Я почувствовал, как кровь прилила к лицу, и подумал о Хаиме, Мигеле Доминго и Лурии Блас. Может, действительно мой долг перед Уиллом – продолжить то, во что он сам верил? Да, в моих силах помочь женщине, которую он любил, даже если она меня ненавидит.
Развернувшись и взмахнув на прощание копной своих черных волос и подолом желтого платья, она с силой распахнула стеклянную дверь кафе "Лос-Пончос".
* * *
В 10.17 я припарковался рядом с железнодорожной станцией компании "Амтрек" в Санта-Ане. От платформы в темноту уходили сужающиеся пучки рельсов. Было холодно и облачно. Диктор объявил о прибытии поезда из Коуст-Стар-лайт. Отодвинувшись в глубь зала для встречающих, я встал за пальмой в горшке. На деревянных скамейках зашевелились дремавшие пассажиры. Многодетная семья притиснулась вплотную к входным дверям. Минутой позже я почувствовал вибрацию и мерный грохот колес поезда. Он вынырнул из темноты и остановился у здания вокзала.
Я мельком заметил его через окно, потом он куда-то исчез и снова появился уже в здании вокзала. Точно такой же, как в моих снах: длинные светлые волосы и борода, большой живот; грузная голова низко посажена прямо на плечи, почти без шеи.
Он появился в зале ожидания с большим рюкзаком через плечо. Я вышел из-за пальмы.
Тор остановился, оглядывая меня и моргая прозрачно-голубыми глазами. Он скинул с плеча рюкзак и кивнул мне.
– Джо.
– Тор.
– Ты не вызвал копов, чтобы меня арестовать?
– Я сам коп.
– Вот те на. Не пугай меня. Я больше не хочу в тюрьму, это доконает меня.
У него был высокий и чистый голос.
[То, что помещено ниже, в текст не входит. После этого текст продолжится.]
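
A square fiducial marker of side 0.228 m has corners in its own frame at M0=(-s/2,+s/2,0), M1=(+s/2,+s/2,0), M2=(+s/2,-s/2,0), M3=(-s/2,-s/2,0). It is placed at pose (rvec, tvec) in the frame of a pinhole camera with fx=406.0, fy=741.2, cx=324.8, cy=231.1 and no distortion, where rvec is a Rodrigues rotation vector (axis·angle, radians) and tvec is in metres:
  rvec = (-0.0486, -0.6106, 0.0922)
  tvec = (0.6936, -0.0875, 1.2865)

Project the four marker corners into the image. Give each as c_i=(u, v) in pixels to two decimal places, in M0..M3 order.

Intrinsics K: fx=406.0, fy=741.2, cx=324.8, cy=231.1
Marker side s = 0.228 m; corners in marker frame (Z=0):
  M0 = (-0.1140, +0.1140, 0)
  M1 = (+0.1140, +0.1140, 0)
  M2 = (+0.1140, -0.1140, 0)
  M3 = (-0.1140, -0.1140, 0)
rvec = (-0.0486, -0.6106, 0.0922), |rvec| = θ = 0.61943 rad = 35.491°
Rodrigues: sinθ=0.58057, 1−cosθ=0.18579; R = I + sinθ·[k]× + (1−cosθ)·[k]×²:
    [+0.81535 -0.07205 -0.57446]
    [+0.10079 +0.99474 +0.01829]
    [+0.57013 -0.07281 +0.81832]
t = (0.6936, -0.0875, 1.2865) m
M0: Pc = R·M0+t = (+0.59244, +0.01441, +1.21321); u = 406.0·(+0.59244)/1.21321 + 324.8 = 523.0593, v = 741.2·(+0.01441)/1.21321 + 231.1 = 239.9042
M1: Pc = R·M1+t = (+0.77834, +0.03739, +1.34319); u = 406.0·(+0.77834)/1.34319 + 324.8 = 560.0637, v = 741.2·(+0.03739)/1.34319 + 231.1 = 251.7324
M2: Pc = R·M2+t = (+0.79476, -0.18941, +1.35979); u = 406.0·(+0.79476)/1.35979 + 324.8 = 562.0961, v = 741.2·(-0.18941)/1.35979 + 231.1 = 127.8555
M3: Pc = R·M3+t = (+0.60886, -0.21239, +1.22981); u = 406.0·(+0.60886)/1.22981 + 324.8 = 525.8060, v = 741.2·(-0.21239)/1.22981 + 231.1 = 103.0933

c0=(523.06, 239.90) c1=(560.06, 251.73) c2=(562.10, 127.86) c3=(525.81, 103.09)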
Когда он говорил, губы приоткрывались, но это трудно было назвать улыбкой.
Позади него протопала та самая семья, разделившись на две части. Отец тащил ребенка на плечах, и мальчик возвышался над Тором. Я никогда не сознавал, что он был невелик ростом, хотя и помнил его рост из сводки, полученной из тюрьмы в Коркоране – пять футов и шесть дюймов.